I am the younger of two daughters; perhaps I should have been a son? Perhaps my Mum reveals a clue when she tells me, as an adult, I shouldn't get a second cat, because it's not fair on the first. Does she think I won't love my first baby if I have a second, or that loving a new baby will affect my bond with the first?
My sister was nearly 5 when I was born, Mum and Dad had already been married for almost 12 years. Did my arrival have a derogatory affect on bonds between husband and wife, mother and eldest daughter? Did I take too much of mummy's time or wife's affection? Perhaps I was the reason for creating stronger bonds between Daddy and his first born, a bond my Mother has grown ever more resentful of, over the years, claiming Father and Daughter (my sister) are more like Husband and Wife.
My Dad and older Sister are seemingly very close, to the exclusion of all others. You cannot get close to my father without, it seems, unsettling my sister; she is fiercely protective of their relationship. What is even harder is being allowed to disagree with either one, without the involvement of the other. While I believe differences between people can be of great value, in learning to understand one another and our-selves, disagreeing with my Dad equates, for him, to my being in the wrong and to my sister that equates to me, wronging him. Different points of view hold no weight with them, all that seems to matter is that they make, and take, the same side.

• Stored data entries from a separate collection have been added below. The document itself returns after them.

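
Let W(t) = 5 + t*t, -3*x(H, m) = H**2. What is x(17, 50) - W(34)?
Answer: -3772/3 ≈ -1257.3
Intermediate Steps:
x(H, m) = -H**2/3
W(t) = 5 + t**2
x(17, 50) - W(34) = -1/3*17**2 - (5 + 34**2) = -1/3*289 - (5 + 1156) = -289/3 - 1*1161 = -289/3 - 1161 = -3772/3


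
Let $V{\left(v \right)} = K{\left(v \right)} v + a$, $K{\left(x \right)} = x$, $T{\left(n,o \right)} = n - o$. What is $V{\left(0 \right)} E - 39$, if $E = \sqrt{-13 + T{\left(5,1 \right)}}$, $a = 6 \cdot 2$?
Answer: $-39 + 36 i \approx -39.0 + 36.0 i$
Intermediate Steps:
$a = 12$
$V{\left(v \right)} = 12 + v^{2}$ ($V{\left(v \right)} = v v + 12 = v^{2} + 12 = 12 + v^{2}$)
$E = 3 i$ ($E = \sqrt{-13 + \left(5 - 1\right)} = \sqrt{-13 + 4} = \sqrt{-9} = 3 i \approx 3.0 i$)
$V{\left(0 \right)} E - 39 = \left(12 + 0^{2}\right) 3 i - 39 = \left(12 + 0\right) 3 i - 39 = 12 \cdot 3 i - 39 = 36 i - 39 = -39 + 36 i$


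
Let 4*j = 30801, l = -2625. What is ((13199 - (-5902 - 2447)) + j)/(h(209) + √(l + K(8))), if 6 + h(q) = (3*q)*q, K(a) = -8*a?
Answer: 15330411741/68682792232 - 116993*I*√2689/68682792232 ≈ 0.22321 - 8.833e-5*I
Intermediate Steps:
j = 30801/4 (j = (¼)*30801 = 30801/4 ≈ 7700.3)
h(q) = -6 + 3*q² (h(q) = -6 + (3*q)*q = -6 + 3*q²)
((13199 - (-5902 - 2447)) + j)/(h(209) + √(l + K(8))) = ((13199 - (-5902 - 2447)) + 30801/4)/((-6 + 3*209²) + √(-2625 - 8*8)) = ((13199 - 1*(-8349)) + 30801/4)/((-6 + 3*43681) + √(-2625 - 64)) = ((13199 + 8349) + 30801/4)/((-6 + 131043) + √(-2689)) = (21548 + 30801/4)/(131037 + I*√2689) = 116993/(4*(131037 + I*√2689))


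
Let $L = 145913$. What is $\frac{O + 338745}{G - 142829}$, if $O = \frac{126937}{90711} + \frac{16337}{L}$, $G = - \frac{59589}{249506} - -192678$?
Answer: $\frac{1118690026867058886238}{164622542554161365715} \approx 6.7955$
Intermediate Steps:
$G = \frac{48074257479}{249506}$ ($G = \left(-59589\right) \frac{1}{249506} + 192678 = - \frac{59589}{249506} + 192678 = \frac{48074257479}{249506} \approx 1.9268 \cdot 10^{5}$)
$O = \frac{20003704088}{13235914143}$ ($O = \frac{126937}{90711} + \frac{16337}{145913} = \frac{20003704088}{13235914143} \approx 1.5113$)
$\frac{O + 338745}{G - 142829} = \frac{\frac{20003704088}{13235914143} + 338745}{\frac{48074257479}{249506} - 142829} = \frac{4483619740074623}{13235914143 \left(\frac{48074257479}{249506} + \left(-147042 + 4213\right)\right)} = \frac{4483619740074623}{13235914143 \left(\frac{48074257479}{249506} - 142829\right)} = \frac{4483619740074623}{13235914143 \cdot \frac{12437565005}{249506}} = \frac{4483619740074623}{13235914143} \cdot \frac{249506}{12437565005} = \frac{1118690026867058886238}{164622542554161365715}$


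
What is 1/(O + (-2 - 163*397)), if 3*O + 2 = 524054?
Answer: 1/109971 ≈ 9.0933e-6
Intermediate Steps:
O = 174684 (O = -⅔ + (⅓)*524054 = -⅔ + 524054/3 = 174684)
1/(O + (-2 - 163*397)) = 1/(174684 + (-2 - 163*397)) = 1/(174684 + (-2 - 64711)) = 1/(174684 - 64713) = 1/109971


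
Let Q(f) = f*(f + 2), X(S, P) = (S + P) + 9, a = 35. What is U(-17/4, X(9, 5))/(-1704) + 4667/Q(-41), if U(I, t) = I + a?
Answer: 810605/279456 ≈ 2.9007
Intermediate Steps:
X(S, P) = 9 + P + S (X(S, P) = (P + S) + 9 = 9 + P + S)
Q(f) = f*(2 + f)
U(I, t) = 35 + I (U(I, t) = I + 35 = 35 + I)
U(-17/4, X(9, 5))/(-1704) + 4667/Q(-41) = (35 - 17/4)/(-1704) + 4667/((-41*(2 - 41))) = (35 - 17*¼)*(-1/1704) + 4667/((-41*(-39))) = (35 - 17/4)*(-1/1704) + 4667/1599 = (123/4)*(-1/1704) + 4667*(1/1599) = -41/2272 + 359/123 = 810605/279456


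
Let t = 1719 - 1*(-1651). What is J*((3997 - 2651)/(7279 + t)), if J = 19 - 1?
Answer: 24228/10649 ≈ 2.2751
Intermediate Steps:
J = 18
t = 3370 (t = 1719 + 1651 = 3370)
J*((3997 - 2651)/(7279 + t)) = 18*((3997 - 2651)/(7279 + 3370)) = 18*(1346/10649) = 24228/10649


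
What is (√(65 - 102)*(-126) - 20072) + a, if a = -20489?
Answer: -40561 - 126*I*√37 ≈ -40561.0 - 766.43*I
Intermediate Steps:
(√(65 - 102)*(-126) - 20072) + a = (√(65 - 102)*(-126) - 20072) - 20489 = (√(-37)*(-126) - 20072) - 20489 = ((I*√37)*(-126) - 20072) - 20489 = (-126*I*√37 - 20072) - 20489 = (-20072 - 126*I*√37) - 20489 = -40561 - 126*I*√37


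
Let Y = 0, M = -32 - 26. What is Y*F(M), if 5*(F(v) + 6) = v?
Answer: 0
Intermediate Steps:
M = -58
F(v) = -6 + v/5
Y*F(M) = 0*(-6 + (⅕)*(-58)) = 0*(-6 - 58/5) = 0*(-88/5) = 0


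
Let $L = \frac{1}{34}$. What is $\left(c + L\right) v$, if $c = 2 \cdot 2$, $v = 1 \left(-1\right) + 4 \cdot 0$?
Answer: $- \frac{137}{34} \approx -4.0294$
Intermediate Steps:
$L = \frac{1}{34} \approx 0.029412$
$v = -1$ ($v = -1 + 0 = -1$)
$c = 4$
$\left(c + L\right) v = \left(4 + \frac{1}{34}\right) \left(-1\right) = \frac{137}{34} \left(-1\right) = - \frac{137}{34}$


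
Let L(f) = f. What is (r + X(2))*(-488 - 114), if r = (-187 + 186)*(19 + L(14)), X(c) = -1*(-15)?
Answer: 10836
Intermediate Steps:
X(c) = 15
r = -33 (r = (-187 + 186)*(19 + 14) = -1*33 = -33)
(r + X(2))*(-488 - 114) = (-33 + 15)*(-488 - 114) = -18*(-602) = 10836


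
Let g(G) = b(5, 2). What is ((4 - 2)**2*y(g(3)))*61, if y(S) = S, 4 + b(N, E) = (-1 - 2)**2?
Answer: 1220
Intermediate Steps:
b(N, E) = 5 (b(N, E) = -4 + (-1 - 2)**2 = -4 + (-3)**2 = -4 + 9 = 5)
g(G) = 5
((4 - 2)**2*y(g(3)))*61 = ((4 - 2)**2*5)*61 = (2**2*5)*61 = (4*5)*61 = 20*61 = 1220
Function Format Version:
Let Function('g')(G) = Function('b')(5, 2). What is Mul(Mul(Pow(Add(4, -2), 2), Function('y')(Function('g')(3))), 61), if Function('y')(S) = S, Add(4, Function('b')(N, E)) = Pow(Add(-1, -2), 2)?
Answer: 1220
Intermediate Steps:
Function('b')(N, E) = 5 (Function('b')(N, E) = Add(-4, Pow(Add(-1, -2), 2)) = Add(-4, Pow(-3, 2)) = Add(-4, 9) = 5)
Function('g')(G) = 5
Mul(Mul(Pow(Add(4, -2), 2), Function('y')(Function('g')(3))), 61) = Mul(Mul(Pow(Add(4, -2), 2), 5), 61) = Mul(Mul(Pow(2, 2), 5), 61) = Mul(Mul(4, 5), 61) = Mul(20, 61) = 1220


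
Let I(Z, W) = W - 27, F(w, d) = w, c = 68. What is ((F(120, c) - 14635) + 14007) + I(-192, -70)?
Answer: -605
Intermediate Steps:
I(Z, W) = -27 + W
((F(120, c) - 14635) + 14007) + I(-192, -70) = ((120 - 14635) + 14007) + (-27 - 70) = (-14515 + 14007) - 97 = -508 - 97 = -605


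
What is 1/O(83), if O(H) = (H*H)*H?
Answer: 1/571787 ≈ 1.7489e-6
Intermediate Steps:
O(H) = H**3 (O(H) = H**2*H = H**3)
1/O(83) = 1/(83**3) = 1/571787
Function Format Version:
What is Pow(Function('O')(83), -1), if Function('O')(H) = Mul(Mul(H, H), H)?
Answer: Rational(1, 571787) ≈ 1.7489e-6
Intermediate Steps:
Function('O')(H) = Pow(H, 3) (Function('O')(H) = Mul(Pow(H, 2), H) = Pow(H, 3))
Pow(Function('O')(83), -1) = Pow(Pow(83, 3), -1) = Pow(571787, -1) = Rational(1, 571787)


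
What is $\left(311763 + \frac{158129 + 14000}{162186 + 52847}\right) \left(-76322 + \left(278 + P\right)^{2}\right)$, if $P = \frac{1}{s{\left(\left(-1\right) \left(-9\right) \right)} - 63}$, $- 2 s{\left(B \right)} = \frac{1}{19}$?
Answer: $\frac{366535541108649097672}{1233434663825} \approx 2.9717 \cdot 10^{8}$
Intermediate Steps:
$s{\left(B \right)} = - \frac{1}{38}$ ($s{\left(B \right)} = - \frac{1}{2 \cdot 19} = \left(- \frac{1}{2}\right) \frac{1}{19} = - \frac{1}{38}$)
$P = - \frac{38}{2395}$ ($P = \frac{1}{- \frac{1}{38} - 63} = \frac{1}{- \frac{2395}{38}} = - \frac{38}{2395} \approx -0.015866$)
$\left(311763 + \frac{158129 + 14000}{162186 + 52847}\right) \left(-76322 + \left(278 + P\right)^{2}\right) = \left(311763 + \frac{158129 + 14000}{162186 + 52847}\right) \left(-76322 + \left(278 - \frac{38}{2395}\right)^{2}\right) = \left(311763 + \frac{172129}{215033}\right) \left(-76322 + \left(\frac{665772}{2395}\right)^{2}\right) = \left(311763 + 172129 \cdot \frac{1}{215033}\right) \left(-76322 + \frac{443252355984}{5736025}\right) = \left(311763 + \frac{172129}{215033}\right) \frac{5467455934}{5736025} = \frac{67039505308}{215033} \cdot \frac{5467455934}{5736025} = \frac{366535541108649097672}{1233434663825}$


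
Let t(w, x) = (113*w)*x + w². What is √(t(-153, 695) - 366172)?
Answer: I*√12358618 ≈ 3515.5*I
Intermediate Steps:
t(w, x) = w² + 113*w*x (t(w, x) = 113*w*x + w² = w² + 113*w*x)
√(t(-153, 695) - 366172) = √(-153*(-153 + 113*695) - 366172) = √(-153*(-153 + 78535) - 366172) = √(-153*78382 - 366172) = √(-11992446 - 366172) = √(-12358618) = I*√12358618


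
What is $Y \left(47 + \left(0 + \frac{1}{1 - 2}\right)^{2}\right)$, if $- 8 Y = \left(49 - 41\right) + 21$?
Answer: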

The fact that there is such a clear division, between affection shown toward my sister, by my father, and affection shown for me, is plain for most to see. My mother over the years has actually told me that he holds me in greater esteem, that he treats me differently because he expects more from me than my sister? That has always upset me, for her sake. I have been told that my sister is less confident than I (though I fail to see how) and less streetwise', as though she needs love more? Though it rarely, consciously, upset me growing up, it saddens me now; favouritism, and an inability to share, has cost them the chance of a good relationship, with their youngest daughter and little sister.